Marketplace also used the local skeptics, CFI Vancouver (I recognized some familiar faces from our recent SGU appearance in Vancouver) as a resource. Their influence on the content of the show was obvious, but also they were featured in a mass homeopathy overdose – a stunt meant to show how ineffective homeopathy is. Well done, guys.

Homeopaths knew this show was coming, and they were already preparing their counter-offensive. In a communication to fellow homeopaths and supporters they encouraged spamming the Marketplace website with pro-homeopathy comments. The comments are indeed full of the usual pro-homeopathy, pro CAM propaganda – anecdotes, false statements about the evidence, appeals to conspiracies and “Big Pharma”, appeals to authority, and exhortations to “keep and open mind.” It’s the same recycled nonsense over and over. The comments certainly need a non-homeopathic dose of skepticism.

Homeopaths have also responded with a full frontal assault against skeptics. They apparently have figured out that organized skeptics are about the task of revealing their con to the public, and the best defense is always a good offense. Get a load of this characterization of skeptics from this blog supported by the National United Professional Association of Trained Homeopaths and other Canadian homeopathic professional organizations:

The skeptical movement is an offshoot of the Communist Party. (Really: see the top two links below.) Its top organizers were hired by pharmaceutical company and medical industry representatives to recruit malcontents in bars to spread hate propaganda against non-conventional medical systems. One of the first such skeptic groups referred to itself as “Skeptics in the Pub”. Not surprisingly, their rants against Homeopathy sound like the drunken cacophony of soccer hooligans.

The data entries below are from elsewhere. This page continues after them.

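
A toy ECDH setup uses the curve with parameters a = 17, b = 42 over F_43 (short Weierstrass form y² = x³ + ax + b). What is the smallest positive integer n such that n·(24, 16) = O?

2P: tangent at (24, 16): λ = (3·24² + 17)/(2·16) ≡ 25/32. 32⁻¹ ≡ 39 (mod 43) since 32·39 = 1248 ≡ 1, so λ ≡ 25·39 ≡ 29.
  x = λ² - 24 - 24 = 841 - 48 ≡ 19; y = λ·(24 - 19) - 16 ≡ 0. → (19, 0)
3P: (19, 0) + (24, 16). λ = (16 - 0)/(24 - 19) ≡ 16/5 mod 43. 5⁻¹ ≡ 26 (mod 43), so λ ≡ 29.
  x = λ² - 19 - 24 = 841 - 43 ≡ 24; y = λ·(19 - 24) - 0 ≡ 27. → (24, 27)
4P: (24, 27) + (24, 16): same x and y₁ ≡ -y₂, so the sum is O.
4P = O, so the order is 4.

4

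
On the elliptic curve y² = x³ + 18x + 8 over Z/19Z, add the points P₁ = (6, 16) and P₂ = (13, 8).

(6, 16) + (13, 8). λ = (8 - 16)/(13 - 6) ≡ 11/7 mod 19. 7⁻¹ ≡ 11 (mod 19) since 7·11 = 77 ≡ 1, so λ ≡ 7.
  x = λ² - 6 - 13 = 49 - 19 ≡ 11; y = λ·(6 - 11) - 16 ≡ 6. → (11, 6)

(11, 6)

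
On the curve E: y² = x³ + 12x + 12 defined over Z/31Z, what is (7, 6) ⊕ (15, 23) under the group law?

(7, 6) + (15, 23). λ = (23 - 6)/(15 - 7) ≡ 17/8 mod 31. 8⁻¹ ≡ 4 (mod 31), so λ ≡ 6.
  x = λ² - 7 - 15 = 36 - 22 ≡ 14; y = λ·(7 - 14) - 6 ≡ 14. → (14, 14)

(14, 14)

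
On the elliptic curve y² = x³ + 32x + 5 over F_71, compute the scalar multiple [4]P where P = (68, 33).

(23, 25)

Double-and-add on 4 = (100)₂. Start with P = (68, 33) for the leading 1-bit.
double: tangent at (68, 33): λ = (3·68² + 32)/(2·33) ≡ 59/66. 66⁻¹ ≡ 14 (mod 71) since 66·14 = 924 ≡ 1, so λ ≡ 59·14 ≡ 45.
  x = λ² - 68 - 68 = 2025 - 136 ≡ 43; y = λ·(68 - 43) - 33 ≡ 27. → (43, 27)
double: tangent at (43, 27): λ = (3·43² + 32)/(2·27) ≡ 41/54. 54⁻¹ ≡ 25 (mod 71) since 54·25 = 1350 ≡ 1, so λ ≡ 41·25 ≡ 31.
  x = λ² - 43 - 43 = 961 - 86 ≡ 23; y = λ·(43 - 23) - 27 ≡ 25. → (23, 25)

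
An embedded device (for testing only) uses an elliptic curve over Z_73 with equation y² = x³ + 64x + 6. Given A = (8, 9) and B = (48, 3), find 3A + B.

(24, 6)

First 3A:
Repeated addition: build up to 3A.
2A: tangent at (8, 9): λ = (3·8² + 64)/(2·9) ≡ 37/18. 18⁻¹ ≡ 69 (mod 73) since 18·69 = 1242 ≡ 1, so λ ≡ 37·69 ≡ 71.
  x = λ² - 8 - 8 = 5041 - 16 ≡ 61; y = λ·(8 - 61) - 9 ≡ 24. → (61, 24)
3A: (61, 24) + (8, 9). λ = (9 - 24)/(8 - 61) ≡ 58/20 mod 73. 20⁻¹ ≡ 11 (mod 73), so λ ≡ 54.
  x = λ² - 61 - 8 = 2916 - 69 ≡ 0; y = λ·(61 - 0) - 24 ≡ 58. → (0, 58)
3A = (0, 58).
Finally 3A + B:
(0, 58) + (48, 3). λ = (3 - 58)/(48 - 0) ≡ 18/48 mod 73. 48⁻¹ ≡ 35 (mod 73), so λ ≡ 46.
  x = λ² - 0 - 48 = 2116 - 48 ≡ 24; y = λ·(0 - 24) - 58 ≡ 6. → (24, 6)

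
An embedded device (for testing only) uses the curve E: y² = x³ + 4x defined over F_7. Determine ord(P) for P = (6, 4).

8

2P: tangent at (6, 4): λ = (3·6² + 4)/(2·4) ≡ 0/1. 1⁻¹ ≡ 1 (mod 7) since 1·1 = 1 ≡ 1, so λ ≡ 0·1 ≡ 0.
  x = λ² - 6 - 6 = 0 - 12 ≡ 2; y = λ·(6 - 2) - 4 ≡ 3. → (2, 3)
3P: (2, 3) + (6, 4). λ = (4 - 3)/(6 - 2) ≡ 1/4 mod 7. 4⁻¹ ≡ 2 (mod 7), so λ ≡ 2.
  x = λ² - 2 - 6 = 4 - 8 ≡ 3; y = λ·(2 - 3) - 3 ≡ 2. → (3, 2)
4P: (3, 2) + (6, 4). λ = (4 - 2)/(6 - 3) ≡ 2/3 mod 7. 3⁻¹ ≡ 5 (mod 7), so λ ≡ 3.
  x = λ² - 3 - 6 = 9 - 9 ≡ 0; y = λ·(3 - 0) - 2 ≡ 0. → (0, 0)
5P: (0, 0) + (6, 4). λ = (4 - 0)/(6 - 0) ≡ 4/6 mod 7. 6⁻¹ ≡ 6 (mod 7) since 6·6 = 36 ≡ 1, so λ ≡ 3.
  x = λ² - 0 - 6 = 9 - 6 ≡ 3; y = λ·(0 - 3) - 0 ≡ 5. → (3, 5)
6P: (3, 5) + (6, 4). λ = (4 - 5)/(6 - 3) ≡ 6/3 mod 7. 3⁻¹ ≡ 5 (mod 7), so λ ≡ 2.
  x = λ² - 3 - 6 = 4 - 9 ≡ 2; y = λ·(3 - 2) - 5 ≡ 4. → (2, 4)
7P: (2, 4) + (6, 4). λ = (4 - 4)/(6 - 2) ≡ 0/4 mod 7. 4⁻¹ ≡ 2 (mod 7), so λ ≡ 0.
  x = λ² - 2 - 6 = 0 - 8 ≡ 6; y = λ·(2 - 6) - 4 ≡ 3. → (6, 3)
8P: (6, 3) + (6, 4): same x and y₁ ≡ -y₂, so the sum is the point at infinity.
8P = the point at infinity, so the order is 8.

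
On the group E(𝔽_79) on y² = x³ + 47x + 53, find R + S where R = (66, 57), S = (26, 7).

(66, 57) + (26, 7). λ = (7 - 57)/(26 - 66) ≡ 29/39 mod 79. 39⁻¹ ≡ 77 (mod 79), so λ ≡ 21.
  x = λ² - 66 - 26 = 441 - 92 ≡ 33; y = λ·(66 - 33) - 57 ≡ 4. → (33, 4)

(33, 4)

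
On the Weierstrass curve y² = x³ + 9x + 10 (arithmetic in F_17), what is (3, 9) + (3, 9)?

(15, 1)

tangent at (3, 9): λ = (3·3² + 9)/(2·9) ≡ 2/1. 1⁻¹ ≡ 1 (mod 17) since 1·1 = 1 ≡ 1, so λ ≡ 2·1 ≡ 2.
  x = λ² - 3 - 3 = 4 - 6 ≡ 15; y = λ·(3 - 15) - 9 ≡ 1. → (15, 1)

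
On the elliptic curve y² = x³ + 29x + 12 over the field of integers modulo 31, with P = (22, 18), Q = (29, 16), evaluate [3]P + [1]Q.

(9, 14)

First 3P:
Repeated addition: build up to 3P.
2P: tangent at (22, 18): λ = (3·22² + 29)/(2·18) ≡ 24/5. 5⁻¹ ≡ 25 (mod 31), so λ ≡ 24·25 ≡ 11.
  x = λ² - 22 - 22 = 121 - 44 ≡ 15; y = λ·(22 - 15) - 18 ≡ 28. → (15, 28)
3P: (15, 28) + (22, 18). λ = (18 - 28)/(22 - 15) ≡ 21/7 mod 31. 7⁻¹ ≡ 9 (mod 31), so λ ≡ 3.
  x = λ² - 15 - 22 = 9 - 37 ≡ 3; y = λ·(15 - 3) - 28 ≡ 8. → (3, 8)
3P = (3, 8).
Finally 3P + Q:
(3, 8) + (29, 16). λ = (16 - 8)/(29 - 3) ≡ 8/26 mod 31. 26⁻¹ ≡ 6 (mod 31), so λ ≡ 17.
  x = λ² - 3 - 29 = 289 - 32 ≡ 9; y = λ·(3 - 9) - 8 ≡ 14. → (9, 14)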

The entire blog post is an attempt at poisoning the well – skeptics are mean, and their motives are suspect. It’s interesting how the author feels they can just make up whatever libel they wish, based upon the flimsiest of justifications. Skeptics are communists? Really? I bet most skeptics would be very surprised to hear that, especially the libertarians. And of course the pharma shill gambit – hired by pharmaceutical companies. How about naming names, unnamed author of this hit blog? Who, exactly, in organized skepticism received money from a pharmaceutical company? I can tell you that this blog, and also Science-Based Medicine, receive no money from any company or industry group. We are completely independent. We just have the sense and scientific background to recognize that homeopathy is a scam.

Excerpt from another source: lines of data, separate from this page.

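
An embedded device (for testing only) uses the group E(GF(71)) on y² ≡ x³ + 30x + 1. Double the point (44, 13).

tangent at (44, 13): λ = (3·44² + 30)/(2·13) ≡ 16/26. 26⁻¹ ≡ 41 (mod 71), so λ ≡ 16·41 ≡ 17.
  x = λ² - 44 - 44 = 289 - 88 ≡ 59; y = λ·(44 - 59) - 13 ≡ 16. → (59, 16)

(59, 16)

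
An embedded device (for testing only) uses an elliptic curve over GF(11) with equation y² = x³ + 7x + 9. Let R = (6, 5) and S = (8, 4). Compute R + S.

(6, 5) + (8, 4). λ = (4 - 5)/(8 - 6) ≡ 10/2 mod 11. 2⁻¹ ≡ 6 (mod 11), so λ ≡ 5.
  x = λ² - 6 - 8 = 25 - 14 ≡ 0; y = λ·(6 - 0) - 5 ≡ 3. → (0, 3)

(0, 3)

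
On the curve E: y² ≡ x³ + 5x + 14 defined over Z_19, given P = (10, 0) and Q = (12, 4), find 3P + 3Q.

(9, 16)

First 3P:
Repeated addition: build up to 3P.
2P: (10, 0) + (10, 0): same x and y₁ ≡ -y₂, so the sum is ∞.
3P: ∞ + (10, 0) = (10, 0) (identity).
3P = (10, 0).
Next 3Q:
Repeated addition: build up to 3Q.
2Q: tangent at (12, 4): λ = (3·12² + 5)/(2·4) ≡ 0/8. 8⁻¹ ≡ 12 (mod 19) since 8·12 = 96 ≡ 1, so λ ≡ 0·12 ≡ 0.
  x = λ² - 12 - 12 = 0 - 24 ≡ 14; y = λ·(12 - 14) - 4 ≡ 15. → (14, 15)
3Q: (14, 15) + (12, 4). λ = (4 - 15)/(12 - 14) ≡ 8/17 mod 19. 17⁻¹ ≡ 9 (mod 19), so λ ≡ 15.
  x = λ² - 14 - 12 = 225 - 26 ≡ 9; y = λ·(14 - 9) - 15 ≡ 3. → (9, 3)
3Q = (9, 3).
Finally 3P + 3Q:
(10, 0) + (9, 3). λ = (3 - 0)/(9 - 10) ≡ 3/18 mod 19. 18⁻¹ ≡ 18 (mod 19), so λ ≡ 16.
  x = λ² - 10 - 9 = 256 - 19 ≡ 9; y = λ·(10 - 9) - 0 ≡ 16. → (9, 16)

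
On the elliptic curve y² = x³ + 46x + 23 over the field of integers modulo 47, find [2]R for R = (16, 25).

tangent at (16, 25): λ = (3·16² + 46)/(2·25) ≡ 15/3. 3⁻¹ ≡ 16 (mod 47), so λ ≡ 15·16 ≡ 5.
  x = λ² - 16 - 16 = 25 - 32 ≡ 40; y = λ·(16 - 40) - 25 ≡ 43. → (40, 43)

(40, 43)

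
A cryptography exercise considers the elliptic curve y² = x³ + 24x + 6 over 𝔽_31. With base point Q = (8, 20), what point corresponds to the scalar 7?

Double-and-add on 7 = (111)₂. Start with Q = (8, 20) for the leading 1-bit.
double: tangent at (8, 20): λ = (3·8² + 24)/(2·20) ≡ 30/9. 9⁻¹ ≡ 7 (mod 31), so λ ≡ 30·7 ≡ 24.
  x = λ² - 8 - 8 = 576 - 16 ≡ 2; y = λ·(8 - 2) - 20 ≡ 0. → (2, 0)
add Q: (2, 0) + (8, 20). λ = (20 - 0)/(8 - 2) ≡ 20/6 mod 31. 6⁻¹ ≡ 26 (mod 31) since 6·26 = 156 ≡ 1, so λ ≡ 24.
  x = λ² - 2 - 8 = 576 - 10 ≡ 8; y = λ·(2 - 8) - 0 ≡ 11. → (8, 11)
double: tangent at (8, 11): λ = (3·8² + 24)/(2·11) ≡ 30/22. 22⁻¹ ≡ 24 (mod 31), so λ ≡ 30·24 ≡ 7.
  x = λ² - 8 - 8 = 49 - 16 ≡ 2; y = λ·(8 - 2) - 11 ≡ 0. → (2, 0)
add Q: (2, 0) + (8, 20). λ = (20 - 0)/(8 - 2) ≡ 20/6 mod 31. 6⁻¹ ≡ 26 (mod 31), so λ ≡ 24.
  x = λ² - 2 - 8 = 576 - 10 ≡ 8; y = λ·(2 - 8) - 0 ≡ 11. → (8, 11)

(8, 11)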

It is no surprise that homeopaths are using the same sloppy scholarship and utter disregard for intellectual integrity to attack their critics that characterize homeopathy itself. But still the utter contempt for the truth and the sheer stones of these charlatans is something to behold.

Conclusion

The CBC Marketplace episode on homeopathy was well-done and presented the correct overall impression -homeopathy is a scam, it is a con on consumers, who are being sold a bill-of-goods with misdirection. In response homeopathy are desperately trying to attack their critics and defend their nonsense, but in so doing are just revealing themselves to the be charlatans that they are.

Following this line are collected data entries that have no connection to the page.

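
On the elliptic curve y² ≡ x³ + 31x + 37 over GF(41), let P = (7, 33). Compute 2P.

(22, 16)

tangent at (7, 33): λ = (3·7² + 31)/(2·33) ≡ 14/25. 25⁻¹ ≡ 23 (mod 41), so λ ≡ 14·23 ≡ 35.
  x = λ² - 7 - 7 = 1225 - 14 ≡ 22; y = λ·(7 - 22) - 33 ≡ 16. → (22, 16)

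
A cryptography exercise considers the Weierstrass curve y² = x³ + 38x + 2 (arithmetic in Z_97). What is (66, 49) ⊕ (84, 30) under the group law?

(66, 49) + (84, 30). λ = (30 - 49)/(84 - 66) ≡ 78/18 mod 97. 18⁻¹ ≡ 27 (mod 97), so λ ≡ 69.
  x = λ² - 66 - 84 = 4761 - 150 ≡ 52; y = λ·(66 - 52) - 49 ≡ 44. → (52, 44)

(52, 44)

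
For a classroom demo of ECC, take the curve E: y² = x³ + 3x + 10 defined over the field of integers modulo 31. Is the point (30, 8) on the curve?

no

y² = 8² ≡ 2; x³ + 3x + 10 = 27100 ≡ 6 (mod 31). 2 ≠ 6.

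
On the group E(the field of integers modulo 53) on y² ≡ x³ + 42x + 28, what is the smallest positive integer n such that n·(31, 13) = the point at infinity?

6

2P: tangent at (31, 13): λ = (3·31² + 42)/(2·13) ≡ 10/26. 26⁻¹ ≡ 51 (mod 53) since 26·51 = 1326 ≡ 1, so λ ≡ 10·51 ≡ 33.
  x = λ² - 31 - 31 = 1089 - 62 ≡ 20; y = λ·(31 - 20) - 13 ≡ 32. → (20, 32)
3P: (20, 32) + (31, 13). λ = (13 - 32)/(31 - 20) ≡ 34/11 mod 53. 11⁻¹ ≡ 29 (mod 53) since 11·29 = 319 ≡ 1, so λ ≡ 32.
  x = λ² - 20 - 31 = 1024 - 51 ≡ 19; y = λ·(20 - 19) - 32 ≡ 0. → (19, 0)
4P: (19, 0) + (31, 13). λ = (13 - 0)/(31 - 19) ≡ 13/12 mod 53. 12⁻¹ ≡ 31 (mod 53), so λ ≡ 32.
  x = λ² - 19 - 31 = 1024 - 50 ≡ 20; y = λ·(19 - 20) - 0 ≡ 21. → (20, 21)
5P: (20, 21) + (31, 13). λ = (13 - 21)/(31 - 20) ≡ 45/11 mod 53. 11⁻¹ ≡ 29 (mod 53), so λ ≡ 33.
  x = λ² - 20 - 31 = 1089 - 51 ≡ 31; y = λ·(20 - 31) - 21 ≡ 40. → (31, 40)
6P: (31, 40) + (31, 13): same x and y₁ ≡ -y₂, so the sum is the point at infinity.
6P = the point at infinity, so the order is 6.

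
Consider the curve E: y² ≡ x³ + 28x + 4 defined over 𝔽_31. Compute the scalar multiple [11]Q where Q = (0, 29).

Double-and-add on 11 = (1011)₂. Start with Q = (0, 29) for the leading 1-bit.
double: tangent at (0, 29): λ = (3·0² + 28)/(2·29) ≡ 28/27. 27⁻¹ ≡ 23 (mod 31) since 27·23 = 621 ≡ 1, so λ ≡ 28·23 ≡ 24.
  x = λ² - 0 - 0 = 576 - 0 ≡ 18; y = λ·(0 - 18) - 29 ≡ 4. → (18, 4)
double: tangent at (18, 4): λ = (3·18² + 28)/(2·4) ≡ 8/8. 8⁻¹ ≡ 4 (mod 31), so λ ≡ 8·4 ≡ 1.
  x = λ² - 18 - 18 = 1 - 36 ≡ 27; y = λ·(18 - 27) - 4 ≡ 18. → (27, 18)
add Q: (27, 18) + (0, 29). λ = (29 - 18)/(0 - 27) ≡ 11/4 mod 31. 4⁻¹ ≡ 8 (mod 31) since 4·8 = 32 ≡ 1, so λ ≡ 26.
  x = λ² - 27 - 0 = 676 - 27 ≡ 29; y = λ·(27 - 29) - 18 ≡ 23. → (29, 23)
double: tangent at (29, 23): λ = (3·29² + 28)/(2·23) ≡ 9/15. 15⁻¹ ≡ 29 (mod 31), so λ ≡ 9·29 ≡ 13.
  x = λ² - 29 - 29 = 169 - 58 ≡ 18; y = λ·(29 - 18) - 23 ≡ 27. → (18, 27)
add Q: (18, 27) + (0, 29). λ = (29 - 27)/(0 - 18) ≡ 2/13 mod 31. 13⁻¹ ≡ 12 (mod 31), so λ ≡ 24.
  x = λ² - 18 - 0 = 576 - 18 ≡ 0; y = λ·(18 - 0) - 27 ≡ 2. → (0, 2)

(0, 2)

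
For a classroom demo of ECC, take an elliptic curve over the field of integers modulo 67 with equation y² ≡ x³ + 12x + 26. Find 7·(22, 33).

(20, 5)

Write P = (22, 33).
Double-and-add on 7 = (111)₂. Start with P = (22, 33) for the leading 1-bit.
double: tangent at (22, 33): λ = (3·22² + 12)/(2·33) ≡ 57/66. 66⁻¹ ≡ 66 (mod 67), so λ ≡ 57·66 ≡ 10.
  x = λ² - 22 - 22 = 100 - 44 ≡ 56; y = λ·(22 - 56) - 33 ≡ 29. → (56, 29)
add P: (56, 29) + (22, 33). λ = (33 - 29)/(22 - 56) ≡ 4/33 mod 67. 33⁻¹ ≡ 65 (mod 67) since 33·65 = 2145 ≡ 1, so λ ≡ 59.
  x = λ² - 56 - 22 = 3481 - 78 ≡ 53; y = λ·(56 - 53) - 29 ≡ 14. → (53, 14)
double: tangent at (53, 14): λ = (3·53² + 12)/(2·14) ≡ 64/28. 28⁻¹ ≡ 12 (mod 67), so λ ≡ 64·12 ≡ 31.
  x = λ² - 53 - 53 = 961 - 106 ≡ 51; y = λ·(53 - 51) - 14 ≡ 48. → (51, 48)
add P: (51, 48) + (22, 33). λ = (33 - 48)/(22 - 51) ≡ 52/38 mod 67. 38⁻¹ ≡ 30 (mod 67) since 38·30 = 1140 ≡ 1, so λ ≡ 19.
  x = λ² - 51 - 22 = 361 - 73 ≡ 20; y = λ·(51 - 20) - 48 ≡ 5. → (20, 5)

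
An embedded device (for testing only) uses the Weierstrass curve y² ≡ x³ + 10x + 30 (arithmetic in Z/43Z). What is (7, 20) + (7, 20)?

tangent at (7, 20): λ = (3·7² + 10)/(2·20) ≡ 28/40. 40⁻¹ ≡ 14 (mod 43), so λ ≡ 28·14 ≡ 5.
  x = λ² - 7 - 7 = 25 - 14 ≡ 11; y = λ·(7 - 11) - 20 ≡ 3. → (11, 3)

(11, 3)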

To those anonymous authors of the “Extraordinary Medicine: the truth about homeopathy” website that seems intent on attacking skeptics – here is an open challenge. Put aside the vague innuendo. If you have any evidence that organized skeptics are an arm of a political party or are hired guns by industry, then name names and show the evidence. Otherwise put up or shut up –  remove those libelous and ridiculous claims from your website.